342 words 2 mins read

Watermarks: Time and progress in Apache Beam (incubating) and beyond

Watermarks: Time and progress in Apache Beam (incubating) and beyond

Watermarks are a system for measuring progress and completeness in out-of-order streaming systems and are utilized to emit correct results in a timely manner. Given the trend toward out-of-order processing in existing streaming systems, watermarks are an increasingly important tool when designing streaming pipelines. Slava Chernyak explains watermarks and explores real-world applications.

Talk Title Watermarks: Time and progress in Apache Beam (incubating) and beyond
Speakers
Conference Strata + Hadoop World
Conf Tag Make Data Work
Location New York, New York
Date September 27-29, 2016
URL Talk Page
Slides Talk Slides
Video

Moving from batch to streaming involves changing how we think about time.

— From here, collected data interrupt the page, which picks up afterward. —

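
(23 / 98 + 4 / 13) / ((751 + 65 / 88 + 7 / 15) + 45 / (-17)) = 7753020 / 10714395419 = 0.00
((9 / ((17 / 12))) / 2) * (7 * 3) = 1134 / 17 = 66.71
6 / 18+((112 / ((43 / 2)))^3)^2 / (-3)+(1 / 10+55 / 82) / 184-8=-795074505541615989 / 119220907104140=-6668.92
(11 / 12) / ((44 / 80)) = 5 / 3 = 1.67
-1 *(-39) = 39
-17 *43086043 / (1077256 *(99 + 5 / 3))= -129258129 / 19137136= -6.75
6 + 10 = 16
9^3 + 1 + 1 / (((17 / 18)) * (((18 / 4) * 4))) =730.06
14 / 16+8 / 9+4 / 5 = 2.56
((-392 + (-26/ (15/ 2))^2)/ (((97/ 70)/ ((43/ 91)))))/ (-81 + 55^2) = -459541/ 10441080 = -0.04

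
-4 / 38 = -2 / 19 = -0.11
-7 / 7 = -1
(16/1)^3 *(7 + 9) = 65536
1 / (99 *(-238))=-1 / 23562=-0.00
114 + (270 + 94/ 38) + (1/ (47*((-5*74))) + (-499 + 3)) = -36188609/ 330410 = -109.53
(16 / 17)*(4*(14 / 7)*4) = 512 / 17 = 30.12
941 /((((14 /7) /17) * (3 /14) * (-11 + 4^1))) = -15997 /3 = -5332.33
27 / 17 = 1.59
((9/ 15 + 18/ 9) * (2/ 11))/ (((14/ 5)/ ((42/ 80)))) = 39/ 440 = 0.09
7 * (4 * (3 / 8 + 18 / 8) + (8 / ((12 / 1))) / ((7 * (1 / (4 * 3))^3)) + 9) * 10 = 12885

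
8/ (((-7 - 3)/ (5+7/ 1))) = -48/ 5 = -9.60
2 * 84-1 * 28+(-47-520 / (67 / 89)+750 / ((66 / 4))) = -407039 / 737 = -552.29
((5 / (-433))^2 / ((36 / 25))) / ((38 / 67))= 41875 / 256484952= 0.00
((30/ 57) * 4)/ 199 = 40/ 3781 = 0.01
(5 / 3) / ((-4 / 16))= -20 / 3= -6.67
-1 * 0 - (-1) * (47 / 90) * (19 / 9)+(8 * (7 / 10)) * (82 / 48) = 4321 / 405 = 10.67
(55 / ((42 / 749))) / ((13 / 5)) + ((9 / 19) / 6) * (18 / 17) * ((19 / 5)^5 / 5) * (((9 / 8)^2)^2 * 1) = 398.46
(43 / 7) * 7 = 43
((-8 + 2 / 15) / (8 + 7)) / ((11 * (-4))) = 0.01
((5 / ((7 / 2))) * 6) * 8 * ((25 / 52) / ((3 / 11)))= 11000 / 91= 120.88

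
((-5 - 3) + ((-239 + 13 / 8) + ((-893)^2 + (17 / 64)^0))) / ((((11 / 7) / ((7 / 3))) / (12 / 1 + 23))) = 41430482.78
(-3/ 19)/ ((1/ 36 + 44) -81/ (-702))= -1404/ 392521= -0.00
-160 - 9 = -169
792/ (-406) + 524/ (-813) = -428320/ 165039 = -2.60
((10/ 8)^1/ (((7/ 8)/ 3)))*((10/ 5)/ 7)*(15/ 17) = 900/ 833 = 1.08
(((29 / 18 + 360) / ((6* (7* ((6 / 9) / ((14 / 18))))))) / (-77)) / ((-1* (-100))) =-6509 / 4989600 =-0.00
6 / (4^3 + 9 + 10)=6 / 83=0.07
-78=-78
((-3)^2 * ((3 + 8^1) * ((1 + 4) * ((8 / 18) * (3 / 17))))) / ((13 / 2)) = 1320 / 221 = 5.97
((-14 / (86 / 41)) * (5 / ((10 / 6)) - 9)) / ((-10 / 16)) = -64.07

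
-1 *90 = -90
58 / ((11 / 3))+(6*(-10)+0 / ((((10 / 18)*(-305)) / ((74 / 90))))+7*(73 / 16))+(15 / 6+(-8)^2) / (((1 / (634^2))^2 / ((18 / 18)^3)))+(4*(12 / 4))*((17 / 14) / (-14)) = 92658960699677685 / 8624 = 10744313624730.71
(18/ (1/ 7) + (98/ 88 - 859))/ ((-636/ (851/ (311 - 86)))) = 27404753/ 6296400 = 4.35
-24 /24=-1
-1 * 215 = -215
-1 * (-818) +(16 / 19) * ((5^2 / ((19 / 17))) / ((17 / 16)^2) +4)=838.05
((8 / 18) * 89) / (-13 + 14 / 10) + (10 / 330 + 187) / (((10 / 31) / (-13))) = -108247196 / 14355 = -7540.73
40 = 40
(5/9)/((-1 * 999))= -5/8991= -0.00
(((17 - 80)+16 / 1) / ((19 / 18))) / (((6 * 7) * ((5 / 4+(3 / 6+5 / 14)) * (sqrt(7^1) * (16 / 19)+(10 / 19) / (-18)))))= -730944 * sqrt(7) / 8562493 - 25380 / 8562493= -0.23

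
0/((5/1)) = 0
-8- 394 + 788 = 386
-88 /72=-11 /9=-1.22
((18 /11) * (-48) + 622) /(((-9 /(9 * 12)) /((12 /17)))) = -860832 /187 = -4603.38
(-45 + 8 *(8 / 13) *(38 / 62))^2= 286252561 / 162409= 1762.54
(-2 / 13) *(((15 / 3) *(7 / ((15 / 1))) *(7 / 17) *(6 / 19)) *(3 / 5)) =-588 / 20995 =-0.03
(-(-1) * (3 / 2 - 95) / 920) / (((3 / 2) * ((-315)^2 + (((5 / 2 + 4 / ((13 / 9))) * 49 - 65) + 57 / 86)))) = -104533 / 153387386400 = -0.00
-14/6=-7/3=-2.33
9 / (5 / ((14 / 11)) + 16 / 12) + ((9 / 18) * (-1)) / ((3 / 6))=157 / 221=0.71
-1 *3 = -3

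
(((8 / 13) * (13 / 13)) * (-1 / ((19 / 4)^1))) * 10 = -320 / 247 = -1.30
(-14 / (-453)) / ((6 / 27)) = 0.14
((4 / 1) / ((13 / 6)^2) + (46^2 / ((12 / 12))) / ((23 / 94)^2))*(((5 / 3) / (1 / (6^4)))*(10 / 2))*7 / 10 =45157996800 / 169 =267207081.66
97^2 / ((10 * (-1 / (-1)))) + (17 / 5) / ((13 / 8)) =122589 / 130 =942.99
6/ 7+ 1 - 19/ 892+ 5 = 42683/ 6244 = 6.84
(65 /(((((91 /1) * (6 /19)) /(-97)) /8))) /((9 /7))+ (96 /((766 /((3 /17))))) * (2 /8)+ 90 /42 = -1677324461 /1230579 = -1363.04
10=10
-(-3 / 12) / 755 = 1 / 3020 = 0.00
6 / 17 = 0.35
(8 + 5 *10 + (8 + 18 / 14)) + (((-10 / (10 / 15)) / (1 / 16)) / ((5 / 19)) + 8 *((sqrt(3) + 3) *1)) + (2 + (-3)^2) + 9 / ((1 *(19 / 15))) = -106747 / 133 + 8 *sqrt(3) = -788.75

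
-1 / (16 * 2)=-1 / 32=-0.03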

Streaming data is neither bounded nor typically well ordered in time. However, to make streaming systems useful and deliver on the promise of low-latency results, we often want to know when we have all the data relevant to emitting a correct aggregation. Watermarks provide the foundation for making such decisions, enabling streaming systems to emit timely, correct results when processing out-of-order data. Given the trend toward out-of-order processing in existing streaming systems, understanding watermarks is an increasingly important skill when designing pipelines. This methodology, first discussed in the MillWheel paper and further explored in the Dataflow model paper, is now referred to as the Beam model. This approach is not limited to just Google’s stream processing efforts; rather, it is a solution to a general problem that must be addressed by any system that wishes to provide timely out-of-order distributed stream processing and has since been pursued by others such as Flink and Qubit (which built a watermark tracking system on top of Spark Streaming for its own internal use). Based on his experience developing and using watermarks at Google, Slava Chernyak discusses details of how watermarks are applied, as well as their strengths and limitations, and explores real-world use cases, providing a practical set of tools for understanding watermarks and time in out-of-order stream processing pipelines. Along the way, Slava also outlines some of the implementation challenges for computing watermarks with low latency in a highly distributed system.